Зарубина тем временем встала и, с решительным видом пройдя по каюте, улеглась на кровать.
— Можете выйти, — разрешила она мне, — только закрыть за собой не забудьте.
— Хорошо, — кивнул я и вышел, задраив за собой закрывшуюся без стука дверь. Вышел, постоял минуту в коридоре, ничего не понял, да и вернулся в кают-компанию, следовало предупредить Олега о моей затее.
— Ну, может быть, — развёл руками он, выслушав меня, — но это ты прямо из главного калибра по ней вдарил, Саня. А если не поможет?
— Буду тогда от неё на мостике прятаться, — вздохнул я, — все десять дней.
— И я с тобой, — засмеялся он, — какое-никакое, а всё развлечение. Ладно, будем считать, что праздник удался: и тост был замечательный, и клятва, и поели хорошо, и поговорили, и даже выяснение отношений в конце было, без драки, правда, но в остальном всё как у людей!
— Удался, да, — против воли развеселился я, да и Кэлпи облегчённо улыбнулась, — приличия знаем! А теперь хорошо бы график двухсменки ввести, распределить дежурства.
— А можно мне? — загорелась Кэлпи, — мне это будет очень интересно! Тут дело вот в чём: у людей, чтобы вы знали, в отсутствии обычных ориентиров по смене дня и ночи, наблюдается склонность к тридцати шести часовому циклу, а то и к сорока восьми! Я могу, по вашим биоритмам могу, составить вам такой режим сна, работы и отдыха, что вам только на пользу будет!
— Конечно, — кивнул я, переглянувшись с Олегом, — тебе и карты в руки! И кому там сейчас что делать надо?

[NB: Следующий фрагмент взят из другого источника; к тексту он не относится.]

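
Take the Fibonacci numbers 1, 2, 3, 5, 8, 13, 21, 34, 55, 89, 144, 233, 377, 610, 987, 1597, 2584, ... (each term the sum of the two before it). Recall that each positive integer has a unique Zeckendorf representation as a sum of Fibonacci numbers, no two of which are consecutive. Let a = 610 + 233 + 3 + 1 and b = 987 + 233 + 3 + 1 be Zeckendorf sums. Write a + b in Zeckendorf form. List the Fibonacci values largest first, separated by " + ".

1597 + 377 + 89 + 8

The two numbers are 847 and 1224, so their sum is 2071.
Repeatedly subtract the largest Fibonacci number that fits:
1597 ≤ 2071 < 2584, so take 1597; remainder 474
377 ≤ 474 < 610, so take 377; remainder 97
89 ≤ 97 < 144, so take 89; remainder 8
8 ≤ 8 < 13, so take 8; remainder 0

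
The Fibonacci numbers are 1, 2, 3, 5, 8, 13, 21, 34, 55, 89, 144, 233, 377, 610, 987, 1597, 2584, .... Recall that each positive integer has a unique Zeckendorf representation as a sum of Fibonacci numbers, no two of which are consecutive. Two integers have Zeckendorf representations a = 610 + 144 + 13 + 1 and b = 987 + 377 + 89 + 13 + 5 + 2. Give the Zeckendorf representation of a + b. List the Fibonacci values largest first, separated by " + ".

1597 + 610 + 34

The two numbers are 768 and 1473, so their sum is 2241.
take 1597 (≤ 2241); 2241 − 1597 = 644
take 610 (≤ 644); 644 − 610 = 34
take 34 (≤ 34); 34 − 34 = 0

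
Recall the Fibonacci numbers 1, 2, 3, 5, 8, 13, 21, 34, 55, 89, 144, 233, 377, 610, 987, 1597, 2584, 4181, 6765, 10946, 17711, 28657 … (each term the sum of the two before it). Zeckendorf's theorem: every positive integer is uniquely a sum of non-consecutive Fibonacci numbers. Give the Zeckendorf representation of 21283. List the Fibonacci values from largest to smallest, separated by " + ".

Greedily peel off the largest Fibonacci term at each step:
17711 ≤ 21283 < 28657, so take 17711; remainder 3572
2584 ≤ 3572 < 4181, so take 2584; remainder 988
987 ≤ 988 < 1597, so take 987; remainder 1
1 ≤ 1 < 2, so take 1; remainder 0
So 21283 = 17711 + 2584 + 987 + 1, with no two terms consecutive in the sequence.

17711 + 2584 + 987 + 1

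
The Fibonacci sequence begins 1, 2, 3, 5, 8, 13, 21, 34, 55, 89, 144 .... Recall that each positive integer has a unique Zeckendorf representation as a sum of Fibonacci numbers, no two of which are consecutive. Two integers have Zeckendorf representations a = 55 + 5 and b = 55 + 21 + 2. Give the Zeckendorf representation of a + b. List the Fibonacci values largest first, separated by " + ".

The two numbers are 60 and 78, so their sum is 138.
89 ≤ 138 < 144, so take 89; remainder 49
34 ≤ 49 < 55, so take 34; remainder 15
13 ≤ 15 < 21, so take 13; remainder 2
2 ≤ 2 < 3, so take 2; remainder 0

89 + 34 + 13 + 2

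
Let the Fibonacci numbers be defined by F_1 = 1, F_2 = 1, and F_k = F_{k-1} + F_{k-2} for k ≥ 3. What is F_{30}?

Iterating the recurrence up to F_{23} = 28657 and F_{22} = 17711:
F_{24} = F_{23} + F_{22} = 28657 + 17711 = 46368
F_{25} = F_{24} + F_{23} = 46368 + 28657 = 75025
F_{26} = F_{25} + F_{24} = 75025 + 46368 = 121393
F_{27} = F_{26} + F_{25} = 121393 + 75025 = 196418
F_{28} = F_{27} + F_{26} = 196418 + 121393 = 317811
F_{29} = F_{28} + F_{27} = 317811 + 196418 = 514229
F_{30} = F_{29} + F_{28} = 514229 + 317811 = 832040

832040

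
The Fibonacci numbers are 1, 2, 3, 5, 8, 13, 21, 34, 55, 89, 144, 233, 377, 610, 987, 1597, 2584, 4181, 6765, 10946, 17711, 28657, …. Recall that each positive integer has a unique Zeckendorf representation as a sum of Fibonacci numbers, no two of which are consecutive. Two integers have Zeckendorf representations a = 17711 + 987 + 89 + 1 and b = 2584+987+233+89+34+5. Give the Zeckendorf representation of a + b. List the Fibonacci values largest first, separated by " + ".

17711 + 4181 + 610 + 144 + 55 + 13 + 5 + 1

The two numbers are 18788 and 3932, so their sum is 22720.
22720 − 17711 = 5009
5009 − 4181 = 828
828 − 610 = 218
218 − 144 = 74
74 − 55 = 19
19 − 13 = 6
6 − 5 = 1
1 − 1 = 0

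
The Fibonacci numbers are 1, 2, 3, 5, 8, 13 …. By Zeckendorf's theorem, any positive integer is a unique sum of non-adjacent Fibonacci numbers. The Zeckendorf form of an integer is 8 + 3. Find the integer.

11

8 + 3 = 11.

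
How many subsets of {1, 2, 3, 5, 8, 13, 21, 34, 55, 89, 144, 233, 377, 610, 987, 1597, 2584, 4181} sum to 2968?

Each representation comes from the Zeckendorf form by replacing some F_k with F_{k−1} + F_{k−2} where possible.
2968 = 2584+377+5+2 = 2584+233+144+5+2 = 1597+987+377+5+2 = 2584+233+89+55+5+2 = … (10 more), for 14 in all.

14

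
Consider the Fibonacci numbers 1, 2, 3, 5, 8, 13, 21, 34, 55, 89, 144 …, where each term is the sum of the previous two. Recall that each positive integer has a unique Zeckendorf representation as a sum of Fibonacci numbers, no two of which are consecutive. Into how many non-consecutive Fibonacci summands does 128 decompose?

Greedily peel off the largest Fibonacci term at each step:
subtract 89 from 128: 39 remains
subtract 34 from 39: 5 remains
subtract 5 from 5: 0 remains
128 = 89 + 34 + 5, which has 3 terms.

3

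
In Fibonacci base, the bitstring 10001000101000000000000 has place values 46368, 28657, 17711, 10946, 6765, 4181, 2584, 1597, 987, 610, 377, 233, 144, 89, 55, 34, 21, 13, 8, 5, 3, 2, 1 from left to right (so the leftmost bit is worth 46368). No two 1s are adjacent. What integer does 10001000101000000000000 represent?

54497

Summing the place values of the 1 bits: 46368 + 6765 + 987 + 377 = 54497.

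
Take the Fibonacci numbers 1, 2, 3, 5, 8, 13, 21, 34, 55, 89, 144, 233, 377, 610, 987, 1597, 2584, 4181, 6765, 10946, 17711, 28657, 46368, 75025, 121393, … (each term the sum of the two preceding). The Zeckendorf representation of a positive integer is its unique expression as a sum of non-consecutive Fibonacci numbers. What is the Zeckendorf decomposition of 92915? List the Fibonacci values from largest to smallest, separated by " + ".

Repeatedly subtract the largest Fibonacci number that fits:
subtract 75025 from 92915: 17890 remains
subtract 17711 from 17890: 179 remains
subtract 144 from 179: 35 remains
subtract 34 from 35: 1 remains
subtract 1 from 1: 0 remains
So 92915 = 75025 + 17711 + 144 + 34 + 1, with no two terms consecutive in the sequence.

75025 + 17711 + 144 + 34 + 1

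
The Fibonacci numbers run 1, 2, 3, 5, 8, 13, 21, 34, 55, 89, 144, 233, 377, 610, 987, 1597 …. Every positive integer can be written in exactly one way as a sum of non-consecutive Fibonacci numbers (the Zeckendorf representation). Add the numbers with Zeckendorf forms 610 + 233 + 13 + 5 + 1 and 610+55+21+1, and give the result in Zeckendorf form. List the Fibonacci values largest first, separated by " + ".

987 + 377 + 144 + 34 + 5 + 2

The two numbers are 862 and 687, so their sum is 1549.
take 987 (≤ 1549); 1549 − 987 = 562
take 377 (≤ 562); 562 − 377 = 185
take 144 (≤ 185); 185 − 144 = 41
take 34 (≤ 41); 41 − 34 = 7
take 5 (≤ 7); 7 − 5 = 2
take 2 (≤ 2); 2 − 2 = 0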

— Вам, капитан, — ошарашила она меня, — следует идти и настраиваться на длинный сон. А вам, Олег, со мной в рубку, выполнять свои прямые обязанности и заниматься самообразованием, я вам в этом помогу. А сам график я немного скорректирую по новым данным и выдам вам для использования, но чуть позже, пока же просто слушайтесь меня.
— Ух, как хорошо, — мне пришлось признать, что меня действительно клонит в сон, причём хорошо так, минуток на шестьсот минимум, — тогда я в душ и спать, утро вечера мудренее.